I hesitate to call this a compiler bug (I expect the lack of indirection serves as an optimisation), although it is very strange. The fix is trivial, but ugly; adding the explicit cast for COMPARATOR at declaration:

public static final Comparator<Integer> COMPARATOR = (Serializable & Comparator<Integer>) (a, b) -> a > b ? 1 : -1;

This makes everything perform correctly on Java 1.8.0_45. It's also worth noting that the eclipse compiler produces that layer of indirection in the method reference case as well, and so the original code in this post does not require modification to execute correctly.

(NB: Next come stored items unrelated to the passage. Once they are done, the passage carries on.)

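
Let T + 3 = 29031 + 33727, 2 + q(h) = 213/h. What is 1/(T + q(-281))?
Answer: 281/17633380 ≈ 1.5936e-5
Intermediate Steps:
q(h) = -2 + 213/h
T = 62755 (T = -3 + (29031 + 33727) = -3 + 62758 = 62755)
1/(T + q(-281)) = 1/(62755 + (-2 + 213/(-281))) = 1/(62755 + (-2 + 213*(-1/281))) = 1/(62755 + (-2 - 213/281)) = 1/(62755 - 775/281) = 1/(17633380/281) = 281/17633380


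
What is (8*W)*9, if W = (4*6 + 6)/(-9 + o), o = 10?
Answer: 2160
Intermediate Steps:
W = 30 (W = (4*6 + 6)/(-9 + 10) = (24 + 6)/1 = 30*1 = 30)
(8*W)*9 = (8*30)*9 = 240*9 = 2160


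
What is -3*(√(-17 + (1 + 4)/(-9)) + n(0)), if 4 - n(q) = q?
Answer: -12 - I*√158 ≈ -12.0 - 12.57*I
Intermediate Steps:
n(q) = 4 - q
-3*(√(-17 + (1 + 4)/(-9)) + n(0)) = -3*(√(-17 + (1 + 4)/(-9)) + (4 - 1*0)) = -3*(√(-17 + 5*(-⅑)) + (4 + 0)) = -3*(√(-17 - 5/9) + 4) = -3*(√(-158/9) + 4) = -3*(I*√158/3 + 4) = -3*(4 + I*√158/3) = -12 - I*√158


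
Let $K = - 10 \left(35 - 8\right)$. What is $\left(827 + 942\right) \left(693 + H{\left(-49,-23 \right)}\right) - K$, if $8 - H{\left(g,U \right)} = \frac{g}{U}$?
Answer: $\frac{28441116}{23} \approx 1.2366 \cdot 10^{6}$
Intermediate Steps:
$H{\left(g,U \right)} = 8 - \frac{g}{U}$
$K = -270$ ($K = \left(-10\right) 27 = -270$)
$\left(827 + 942\right) \left(693 + H{\left(-49,-23 \right)}\right) - K = \left(827 + 942\right) \left(693 + \left(8 - - \frac{49}{-23}\right)\right) - -270 = 1769 \left(693 + \left(8 - \left(-49\right) \left(- \frac{1}{23}\right)\right)\right) + 270 = 1769 \left(693 + \left(8 - \frac{49}{23}\right)\right) + 270 = 1769 \left(693 + \frac{135}{23}\right) + 270 = 1769 \cdot \frac{16074}{23} + 270 = \frac{28434906}{23} + 270 = \frac{28441116}{23}$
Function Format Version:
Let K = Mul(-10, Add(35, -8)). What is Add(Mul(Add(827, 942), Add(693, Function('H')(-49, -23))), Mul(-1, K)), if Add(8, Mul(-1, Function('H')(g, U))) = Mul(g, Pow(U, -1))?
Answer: Rational(28441116, 23) ≈ 1.2366e+6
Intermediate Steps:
Function('H')(g, U) = Add(8, Mul(-1, g, Pow(U, -1))) (Function('H')(g, U) = Add(8, Mul(-1, Mul(g, Pow(U, -1)))) = Add(8, Mul(-1, g, Pow(U, -1))))
K = -270 (K = Mul(-10, 27) = -270)
Add(Mul(Add(827, 942), Add(693, Function('H')(-49, -23))), Mul(-1, K)) = Add(Mul(Add(827, 942), Add(693, Add(8, Mul(-1, -49, Pow(-23, -1))))), Mul(-1, -270)) = Add(Mul(1769, Add(693, Add(8, Mul(-1, -49, Rational(-1, 23))))), 270) = Add(Mul(1769, Add(693, Add(8, Rational(-49, 23)))), 270) = Add(Mul(1769, Add(693, Rational(135, 23))), 270) = Add(Mul(1769, Rational(16074, 23)), 270) = Add(Rational(28434906, 23), 270) = Rational(28441116, 23)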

I want to add the fact that there is actually a semantic difference between a lambda and a method reference to an instance method (even when they have the same content as in your case, and disregarding serialisation):

SOME_COMPARATOR::compare

This form evaluates to a lambda object which is closed over the value of SOME_COMPARATOR at evaluation time (that is, it contains reference to that object). It will check if SOME_COMPARATOR is null at evaluation time and throw a null pointer exception already then. It will not pick up changes to the field that are made after its creation.

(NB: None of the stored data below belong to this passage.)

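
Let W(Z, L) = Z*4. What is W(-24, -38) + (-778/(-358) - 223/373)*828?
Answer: 80679408/66767 ≈ 1208.4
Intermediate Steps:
W(Z, L) = 4*Z
W(-24, -38) + (-778/(-358) - 223/373)*828 = 4*(-24) + (-778/(-358) - 223/373)*828 = -96 + (-778*(-1/358) - 223*1/373)*828 = -96 + (389/179 - 223/373)*828 = -96 + (105180/66767)*828 = -96 + 87089040/66767 = 80679408/66767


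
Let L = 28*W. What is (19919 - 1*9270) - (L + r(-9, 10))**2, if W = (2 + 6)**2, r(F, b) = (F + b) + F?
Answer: -3172007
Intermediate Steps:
r(F, b) = b + 2*F
W = 64 (W = 8**2 = 64)
L = 1792 (L = 28*64 = 1792)
(19919 - 1*9270) - (L + r(-9, 10))**2 = (19919 - 1*9270) - (1792 + (10 + 2*(-9)))**2 = (19919 - 9270) - (1792 + (10 - 18))**2 = 10649 - (1792 - 8)**2 = 10649 - 1*1784**2 = 10649 - 1*3182656 = 10649 - 3182656 = -3172007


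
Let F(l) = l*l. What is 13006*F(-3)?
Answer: 117054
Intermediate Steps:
F(l) = l²
13006*F(-3) = 13006*(-3)² = 13006*9 = 117054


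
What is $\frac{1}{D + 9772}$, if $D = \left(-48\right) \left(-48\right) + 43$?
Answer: $\frac{1}{12119} \approx 8.2515 \cdot 10^{-5}$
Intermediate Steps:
$D = 2347$ ($D = 2304 + 43 = 2347$)
$\frac{1}{D + 9772} = \frac{1}{2347 + 9772} = \frac{1}{12119}$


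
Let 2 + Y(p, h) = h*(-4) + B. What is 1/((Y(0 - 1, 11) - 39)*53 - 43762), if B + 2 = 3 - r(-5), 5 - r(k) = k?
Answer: -1/48744 ≈ -2.0515e-5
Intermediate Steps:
r(k) = 5 - k
B = -9 (B = -2 + (3 - (5 - 1*(-5))) = -2 + (3 - (5 + 5)) = -2 + (3 - 1*10) = -2 + (3 - 10) = -2 - 7 = -9)
Y(p, h) = -11 - 4*h (Y(p, h) = -2 + (h*(-4) - 9) = -2 + (-4*h - 9) = -2 + (-9 - 4*h) = -11 - 4*h)
1/((Y(0 - 1, 11) - 39)*53 - 43762) = 1/(((-11 - 4*11) - 39)*53 - 43762) = 1/(((-11 - 44) - 39)*53 - 43762) = 1/((-55 - 39)*53 - 43762) = 1/(-94*53 - 43762) = 1/(-4982 - 43762) = 1/(-48744) = -1/48744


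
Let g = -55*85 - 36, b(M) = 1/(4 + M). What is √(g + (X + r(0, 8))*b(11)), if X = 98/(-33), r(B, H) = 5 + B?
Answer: I*√128253290/165 ≈ 68.636*I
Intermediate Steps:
g = -4711 (g = -4675 - 36 = -4711)
X = -98/33 (X = 98*(-1/33) = -98/33 ≈ -2.9697)
√(g + (X + r(0, 8))*b(11)) = √(-4711 + (-98/33 + (5 + 0))/(4 + 11)) = √(-4711 + (-98/33 + 5)/15) = √(-4711 + (67/33)*(1/15)) = √(-4711 + 67/495) = √(-2331878/495) = I*√128253290/165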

(a,b) -> SOME_COMPARATOR.compare(a,b)

This form evaluates to a lambda object which will access the value of the SOME_COMPARATOR field when called. It is closed over this, since SOME_COMPARATOR is an instance field. When called it will access the current value of SOME_COMPARATOR and use that, potentially throwing an null pointer exception at that time.

Demonstration

This behaviour can be seen from the following small example. By stopping the code in a debugger and inspecting the fields of the lambdas one can verify what they are closed over.

Object o = "First";

void run() {
    Supplier<String> ref = o::toString; 
    Supplier<String> lambda = () -> o.toString();
    o = "Second";
    System.out.println("Ref: " + ref.get()); // Prints "First"
    System.out.println("Lambda: " + lambda.get()); // Prints "Second"
}

Java Language Specification

The JLS describes this behaviour of method references in 15.13.3:

The target reference is the value of ExpressionName or Primary, as determined when the method reference expression was evaluated.

And:

First, if the method reference expression begins with an ExpressionName or a Primary, this subexpression is evaluated. If the subexpression evaluates to null, a NullPointerException is raised

In Tobys code

This can be seen in Tobys listing of the code of reference, where getClass is called on the value of SOME_COMPARATOR which will trigger an exception if it is null:

4: invokevirtual #3   // Method Object.getClass:()LClass;

(Or so I think, I'm really not an expert on byte code.)

Method references in code that is complied with Eclipse 4.4.1 does not throw an exception in that situation however. Eclipse seems to have a bug here.